Paul Davey came along to play clarinet and I was glad of his services in Autumn Love. The audience were intent listeners, obviously paying careful attention to the lyrics.
Thankfully it was a night I didn't make mistakes (it's weird, the tireder and more distracted I am, the better I play and sing) and they gave me some goodly applause and even laughed at my feeble jokes. The sound in that place is incredible, and you could have heard a pin drop. It was almost unnerving to be listened to with such concentration but a blessed relief after the cacophony from the audience you get at some London gigs.
Martin was great- even though he was full of cold, he sang beautifully and he chose a really interesting selection of songs to play. He sang a lot of my faves- Lilac Tree, Long Forgotten, Rain, Orange, and Paul joined him for a couple of songs, leaping at the challenge of playing with no dots and thoroughly enjoying playing at The Stables, the jazz version of Top of the Pops! It was a good night- two gooduns in a week, and I am a hippy bunny (that's the same as a happy one, only more psychedelic)
I know I missed The Slits last night. Were they good? I bet they were!
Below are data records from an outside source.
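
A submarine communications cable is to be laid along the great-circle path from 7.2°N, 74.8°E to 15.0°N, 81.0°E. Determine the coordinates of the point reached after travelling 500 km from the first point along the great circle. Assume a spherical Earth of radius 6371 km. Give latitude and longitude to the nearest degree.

From cos δ = sin φ₁ sin φ₂ + cos φ₁ cos φ₂ cos Δλ, the central angle is δ ≈ 0.173 rad (9.9°). The total great-circle distance is δ·R ≈ 0.173 × 6371 ≈ 1100 km, so the target fraction is f = 500/1100 ≈ 0.455.
Interpolate at f ≈ 0.455 with slerp weights a = sin((1−f)δ)/sin δ ≈ 0.547, b = sin(fδ)/sin δ ≈ 0.457.
p = a·p₁ + b·p₂ ≈ (0.211, 0.959, 0.187); φ = arcsin(p_z) ≈ 10.76°, λ = atan2(p_y, p_x) ≈ 77.58°.

≈ 11°N, 78°E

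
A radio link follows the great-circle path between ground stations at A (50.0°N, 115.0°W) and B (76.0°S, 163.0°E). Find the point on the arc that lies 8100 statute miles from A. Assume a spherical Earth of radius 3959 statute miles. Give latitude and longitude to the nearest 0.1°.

From cos δ = sin φ₁ sin φ₂ + cos φ₁ cos φ₂ cos Δλ, the central angle is δ ≈ 2.377 rad (136.2°). The total great-circle distance is δ·R ≈ 2.377 × 3959 ≈ 9410 mi, so the target fraction is f = 8100/9410 ≈ 0.861.
Interpolate at f ≈ 0.861 with slerp weights a = sin((1−f)δ)/sin δ ≈ 0.469, b = sin(fδ)/sin δ ≈ 1.285.
p = a·p₁ + b·p₂ ≈ (-0.425, -0.183, -0.887); φ = arcsin(p_z) ≈ -62.46°, λ = atan2(p_y, p_x) ≈ -156.73°.

≈ (62.5°S, 156.7°W)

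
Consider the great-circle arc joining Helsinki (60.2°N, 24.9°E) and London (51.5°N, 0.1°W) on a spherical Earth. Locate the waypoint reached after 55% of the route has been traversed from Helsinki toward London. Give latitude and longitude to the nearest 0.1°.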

This evening I have just finished listening to about 72 songs, submissions to a song competition. I have whittled it down to 18 and will listen through those tomorrow to get to about ten, before roping in another judge to make the final selection. I have really enjoyed it- especially some of the songs that unfortunately had to be rejected 'cos they were so weird.
I cleaned the cooker and did the washing up while I was going through them, and the knackered old cooker hasn't sparkled so much for months.
Now I've got soft flabby waterlogged washing-up fingernails and shouldn't play the guitar until they've hardened up again. I am too achey to do any more packing (where does all this bloody stuff come from?).
I am totally unable to throw away any of my kids' drawings from when they were little, but curiously able to throw away the pink fired clay stone age woman I made when I was 8, whose feet are in her mixing bowl being stirred, because they fell off about 5 years ago and I didn't want to throw them away, and whose head is so big that it bent right forward under its own weight when the clay was still wet, so now she smiles vacantly and blandly at a spot on the ground roughly three inches away from her pot.